1. RSVP Before the Deadline

Wedding invitations include a response card and RSVP date for a reason: The couple needs to give their venue, caterer, cake baker, rental company and other vendors a final guest headcount about two weeks before their day. It takes less than five minutes to RSVP to a wedding invitation, so check it off your to-do list and save the couple a headache by replying as soon as you know you can (or can’t) make it.

2. Give a Wedding Gift They Actually Want

You should buy the couple a wedding gift whether you can make it or not. It’s hard to guess exactly what they want, but the good news is, wedding registries exist to streamline the wedding gift giving (and receiving) process. It’s not a crime to stray from the couple’s registry, but if you do go rogue, tread carefully and know they created that custom wishlist for a reason.
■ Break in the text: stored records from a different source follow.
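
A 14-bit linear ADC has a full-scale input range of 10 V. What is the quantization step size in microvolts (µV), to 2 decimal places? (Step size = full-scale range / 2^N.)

10 V / 2^14 = 10 / 16,384 V = 610.35 µV.

610.35 µV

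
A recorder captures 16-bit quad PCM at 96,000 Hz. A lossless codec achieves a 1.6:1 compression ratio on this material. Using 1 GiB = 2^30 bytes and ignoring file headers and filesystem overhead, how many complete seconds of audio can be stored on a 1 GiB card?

2,236 seconds

Uncompressed byte rate = 96,000 × 2 × 4 = 768,000 bytes/s.
After 1.6:1 compression, effective rate ≈ 480000 bytes/s.
Capacity = 1 × 1,073,741,824 = 1,073,741,824 bytes.
1,073,741,824 / effective rate ≈ 2236.96 s → 2,236 seconds.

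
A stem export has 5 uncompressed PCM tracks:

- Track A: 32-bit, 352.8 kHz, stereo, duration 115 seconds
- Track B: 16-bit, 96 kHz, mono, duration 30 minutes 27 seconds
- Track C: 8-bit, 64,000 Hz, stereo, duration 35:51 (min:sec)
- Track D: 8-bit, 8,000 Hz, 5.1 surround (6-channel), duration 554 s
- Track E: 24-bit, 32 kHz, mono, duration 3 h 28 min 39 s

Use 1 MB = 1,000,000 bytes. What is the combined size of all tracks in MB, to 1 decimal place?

2179.1 MB

Track A: 352,800 × 115 × 4 × 2 = 324,576,000 bytes.
Track B: 30 minutes 27 seconds = 1,827 s; 96,000 × 1,827 × 2 × 1 = 350,784,000 bytes.
Track C: 35:51 (min:sec) = 2,151 s; 64,000 × 2,151 × 1 × 2 = 275,328,000 bytes.
Track D: 8,000 × 554 × 1 × 6 = 26,592,000 bytes.
Track E: 3 h 28 min 39 s = 12,519 s; 32,000 × 12,519 × 3 × 1 = 1,201,824,000 bytes.
Total = 2,179,104,000 bytes = 2179.1 MB.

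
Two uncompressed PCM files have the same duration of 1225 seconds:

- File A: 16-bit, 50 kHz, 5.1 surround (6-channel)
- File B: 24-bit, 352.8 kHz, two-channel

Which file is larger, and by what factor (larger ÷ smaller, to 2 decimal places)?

File B, by a factor of 3.53

File A: 50,000 × 2 × 6 = 600,000 bytes/s.
File B: 352,800 × 3 × 2 = 2,116,800 bytes/s.
File B is larger; ratio = 2,593,080,000 / 735,000,000 = 3.53.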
3. Check Out Their Wedding Website

Don’t bug the to-be-weds with questions about dress code or a link to their registry. Instead, head to their wedding website for answers first (their website URL, if they made one, should be printed on their save-the-dates or an invitation insert). Their site will hopefully provide all the info you’re looking for, from wedding guest attire to booking hotel rooms. Still no luck? Ask someone in their family or wedding party for some direction.

4. Never Ask Inappropriate Questions

A wedding, and all the parties leading up to it, is no time to ask awkward or invasive questions. That means no prying into who’s footing the bill, how soon they’re planning to have kids or whether or not you can bring a plus-one if your invite didn’t specify.

5. Don’t Assume You Get a Plus-One

If your invitation is addressed to you “and Guest,” you can bring whoever you want as your date—or opt to fly solo. If your invitation is addressed to you and another person specifically (like your spouse or partner), you can only come with that person. Invitations aren’t like theater tickets: If your specified plus-one can’t attend, you can’t replace them with someone else. If your invitation envelope is addressed to you alone, you aren’t allowed to bring a plus-one—full stop.

6. Follow the Dress Code

If you find wedding guest attire confusing and foreign (what even is black tie optional?), don’t panic. As soon as you find out what the preferred attire is, either on the invitation or the wedding website, a quick internet search will help clarify what to wear based on the specified dress code, season, venue, and more. And, unless the to-be-weds say otherwise, it's always best to avoid wearing white, ivory, cream, or even blush (just in case). A good rule of thumb: If you have to ask someone whether or not it's appropriate, it's probably not.

7. Arrive Early to the Ceremony

Being late to a wedding is a completely avoidable mistake (well, usually). Make sure you budget enough time to get from where you’re staying to the ceremony location between 15 and 30 minutes early. That way you get a good seat and spare everyone the awkwardness of sneak in late and disrupting the vows.

8. Use Social Media Appropriately

In some cases, like if the couple requests an unplugged wedding, this will mean not using social media—or your phone—at all. But the newlyweds might welcome a little social coverage from the crowd, in which case, have fun snapping and posting. Just make sure to follow any specific requests they might have, such as using their wedding hashtag, tagging the venue, or pausing picture-taking until after the ceremony.

9. Don’t Drink Too Much

You know the drill: Enjoy the champagne and signature cocktails, but know the line between celebratory you and too-many-margaritas you.

10. Hit the Dance Floor

Nothing’s worse than a wedding with an empty dance floor—and you definitely don’t want to be the reason for it. But don’t worry if you’re not a huge dancer: You don’t have to break it down all night, but be a good sport and get out there for at least one song.